Genetic or epigenetic alterations related to CHD during heart development. Genetic and epigenetic alterations underlying CHD can be identified using next‐generation sequencing techniques. Functional validation through loss‐of‐function studies or genetic manipulation models can classify the involved genes into (1) pathogenic genes (These typically encode cardiogenic transcription factors that directly regulate cardiomyocyte cell cycle activity in CHD through well‐established mechanisms), (2) susceptibility genes (such as pathway receptors or kinases, indirectly influence cardiac cell cycling and contribute to an increased risk of CHD), and (3) secondary genes (such as growth factors or microRNAs, have broader effects on cell cycling and may not be specific to the heart but can influence overall cell proliferation). CHD, congenital heart disease.

FIGURE 3

Defective cardiomyocyte proliferation and maturation in CHD after birth.
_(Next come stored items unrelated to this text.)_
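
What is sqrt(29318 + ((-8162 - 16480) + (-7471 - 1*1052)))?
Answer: I*sqrt(3847) ≈ 62.024*I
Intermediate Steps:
sqrt(29318 + ((-8162 - 16480) + (-7471 - 1*1052))) = sqrt(29318 + (-24642 + (-7471 - 1052))) = sqrt(29318 + (-24642 - 8523)) = sqrt(29318 - 33165) = sqrt(-3847) = I*sqrt(3847)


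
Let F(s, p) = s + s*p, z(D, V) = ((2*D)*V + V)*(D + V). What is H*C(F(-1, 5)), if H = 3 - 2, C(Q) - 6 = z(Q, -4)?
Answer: -434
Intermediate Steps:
z(D, V) = (D + V)*(V + 2*D*V) (z(D, V) = (2*D*V + V)*(D + V) = (V + 2*D*V)*(D + V) = (D + V)*(V + 2*D*V))
F(s, p) = s + p*s
C(Q) = 22 - 8*Q² + 28*Q (C(Q) = 6 - 4*(Q - 4 + 2*Q² + 2*Q*(-4)) = 6 - 4*(Q - 4 + 2*Q² - 8*Q) = 6 - 4*(-4 - 7*Q + 2*Q²) = 6 + (16 - 8*Q² + 28*Q) = 22 - 8*Q² + 28*Q)
H = 1
H*C(F(-1, 5)) = 1*(22 - 8*(1 + 5)² + 28*(-(1 + 5))) = 1*(22 - 8*(-1*6)² + 28*(-1*6)) = 1*(22 - 8*(-6)² + 28*(-6)) = 1*(22 - 8*36 - 168) = 1*(22 - 288 - 168) = 1*(-434) = -434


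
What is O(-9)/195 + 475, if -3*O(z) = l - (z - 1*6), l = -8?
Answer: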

In contrast to healthy subjects, CHD infants exhibit a reduced number of mononuclear, diploid cardiomyocytes, but increased cell populations with multinucleation and polyploidization due to impaired cell cycle regulation during development. After birth, these abnormal cardiomyocytes in CHD patients respond poorly to cues that trigger healthy heart growth and maturation (developmental hormones or increased workload). In contrast, healthy cardiomyocytes undergo a controlled enlargement (hypertrophic growth) and improve their function as the body grows. CHD, congenital heart disease.